Banda Aceh (ANTARA) - Rapat Kerja Komisariat Wilayah (Raker Komwil) I Asosiasi Pemerintah Kota Seluruh Indonesia (APEKSI) telah merumuskan sejumlah rekomendasi dengan fokus utama penguatan kota tangguh bencana dan fiskal yang nantinya dibawa dalam rapat kerja nasional 2026.
"Kita bicarakan kali ini tentang kota tangguh. Kami menggarisbawahi kota tangguh ini adalah tangguh dalam kebencanaan dan tangguh fiskal. Ini dua hal yang sama-sama penting," kata Ketua Komwil I APEKSI yang juga Wali Kota Medan, Rico Tri Putra Bayu Waas, di Banda Aceh, Senin.
Pernyataan itu disampaikan Rico Waas dalam konferensi pers usai pelaksanaan Raker Komwil I APEKSI di Banda Aceh serta pemaparan sejumlah rekomendasi yang telah dirumuskan untuk dibawa dalam Rakernas di Medan pada Juni 2026 mendatang.
Ia menyampaikan Komwil I APEKSI telah menetapkan 24 rekomendasi yang bakal dibawa dalam Rakernas dan tentang kota yang tangguh bencana dan fiskal menjadi poin prioritas.
Menurut Rico, dua masalah tersebut harus sampai ke tingkat pusat, karena kota yang menjadi ibu kota provinsi memiliki peran penting dari sisi perekonomian.
"Misalnya, apabila terjadi bencana di satu kota, maka dapat mempengaruhi seluruh kota dan daerah di sekitarnya, dan akhirnya ekonomi tidak bisa berjalan. Maka, permasalahan ini menjadi utama dan penting untuk diperhatikan," ujarnya.
Kemudian, lanjut Rico, terkait kota tangguh fiskal yang juga prioritas Komwil I APEKSI, pihaknya ingin berbagi kreativitas dalam meningkatkan pendapatan asli daerah (PAD).
Kreatif fiskal yang dimaksud, bagaimana kemudian Kota Malang mengelola sistem perdagangan dengan cukup baik, dan ini nantinya di sharing kepada kota lainnya.
Lalu di Kota Medan, di mana mereka sudah memulai sistem setoran pajak restoran dengan cara split, yaitu pembayaran lewat QRIS yang langsung dibagi secara otomatis kepada keuangan daerah dan pihak swastanya.

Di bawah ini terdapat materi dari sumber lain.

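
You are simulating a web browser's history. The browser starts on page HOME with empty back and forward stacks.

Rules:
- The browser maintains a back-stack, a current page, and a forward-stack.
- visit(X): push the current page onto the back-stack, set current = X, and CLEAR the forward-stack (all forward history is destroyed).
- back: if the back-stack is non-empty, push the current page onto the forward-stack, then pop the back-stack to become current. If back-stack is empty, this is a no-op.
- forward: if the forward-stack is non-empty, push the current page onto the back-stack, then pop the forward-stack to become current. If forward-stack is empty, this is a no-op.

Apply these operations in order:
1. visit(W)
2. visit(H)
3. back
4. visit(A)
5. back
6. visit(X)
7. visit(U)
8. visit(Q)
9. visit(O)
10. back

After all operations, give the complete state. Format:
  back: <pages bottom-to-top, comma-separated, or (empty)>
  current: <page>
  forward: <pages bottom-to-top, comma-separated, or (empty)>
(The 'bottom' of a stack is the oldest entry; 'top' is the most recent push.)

Answer: back: HOME,W,X,U
current: Q
forward: O

Derivation:
After 1 (visit(W)): cur=W back=1 fwd=0
After 2 (visit(H)): cur=H back=2 fwd=0
After 3 (back): cur=W back=1 fwd=1
After 4 (visit(A)): cur=A back=2 fwd=0
After 5 (back): cur=W back=1 fwd=1
After 6 (visit(X)): cur=X back=2 fwd=0
After 7 (visit(U)): cur=U back=3 fwd=0
After 8 (visit(Q)): cur=Q back=4 fwd=0
After 9 (visit(O)): cur=O back=5 fwd=0
After 10 (back): cur=Q back=4 fwd=1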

Artinya, kalau biasanya pembayaran restoran ini dilakukan dengan cara penilaian sendiri dan pengusaha mengantarkan atau membawa langsung jumlah PAD kepada pemerintah.
"Tapi, kalau misalnya split, otomatis ini tertagih bulat secara langsung. Sehingga bisa lebih mudah dipertanggungjawabkan. Nah ini kami ingin sampaikan kepada kota-kota lain, termasuk Banda Aceh," tegas Rico.

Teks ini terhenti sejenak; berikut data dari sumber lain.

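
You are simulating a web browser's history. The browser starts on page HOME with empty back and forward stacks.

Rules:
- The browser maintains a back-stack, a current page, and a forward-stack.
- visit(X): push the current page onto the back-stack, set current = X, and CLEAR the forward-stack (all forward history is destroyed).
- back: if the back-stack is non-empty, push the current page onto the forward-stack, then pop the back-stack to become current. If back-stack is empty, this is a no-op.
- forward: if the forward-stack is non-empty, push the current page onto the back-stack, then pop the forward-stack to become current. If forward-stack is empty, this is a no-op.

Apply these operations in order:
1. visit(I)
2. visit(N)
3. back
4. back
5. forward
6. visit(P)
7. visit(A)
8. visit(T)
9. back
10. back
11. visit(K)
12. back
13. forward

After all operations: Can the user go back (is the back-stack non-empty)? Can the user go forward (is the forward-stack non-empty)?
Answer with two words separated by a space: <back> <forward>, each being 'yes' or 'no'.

Answer: yes no

Derivation:
After 1 (visit(I)): cur=I back=1 fwd=0
After 2 (visit(N)): cur=N back=2 fwd=0
After 3 (back): cur=I back=1 fwd=1
After 4 (back): cur=HOME back=0 fwd=2
After 5 (forward): cur=I back=1 fwd=1
After 6 (visit(P)): cur=P back=2 fwd=0
After 7 (visit(A)): cur=A back=3 fwd=0
After 8 (visit(T)): cur=T back=4 fwd=0
After 9 (back): cur=A back=3 fwd=1
After 10 (back): cur=P back=2 fwd=2
After 11 (visit(K)): cur=K back=3 fwd=0
After 12 (back): cur=P back=2 fwd=1
After 13 (forward): cur=K back=3 fwd=0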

Untuk diketahui, selain tangguh bencana dan fiskal, adapun garis besar rekomendasi Komwil I APEKSI yang nantinya dibawa dalam Rakernas APEKSI 2026 yakni terkait kawasan konservasi dan lingkungan hidup, percepatan pembangunan infrastruktur.
Selanjutnya, evaluasi tumpang tindih kewenangan antara pusat dan daerah, penyempurnaan sistem online single Submission (OSS) dan sistem informasi pembangunan daerah (SIPD), penguatan ekonomi dan layanan, perlindungan sosial dan kesehatan.
Kemudian dukungan pusat untuk memfasilitasi UMKM, perencanaan tata ruang dan pembangunan, penguatan SDM dan birokrasi, meminta pembayaran gaji PPPK dibayar melalui APBN.
Berikutnya, pembayaran pajak penerangan jalan (PPJ) menggunakan pola seperti opsen kendaraan bermotor, serta APEKSI mendorong pemerintah pusat agar Bea Balik Nama Kendaraan Bermotor (BBNKB) peruntukan untuk kabupaten/kota dibayarkan juga seperti pola opsen.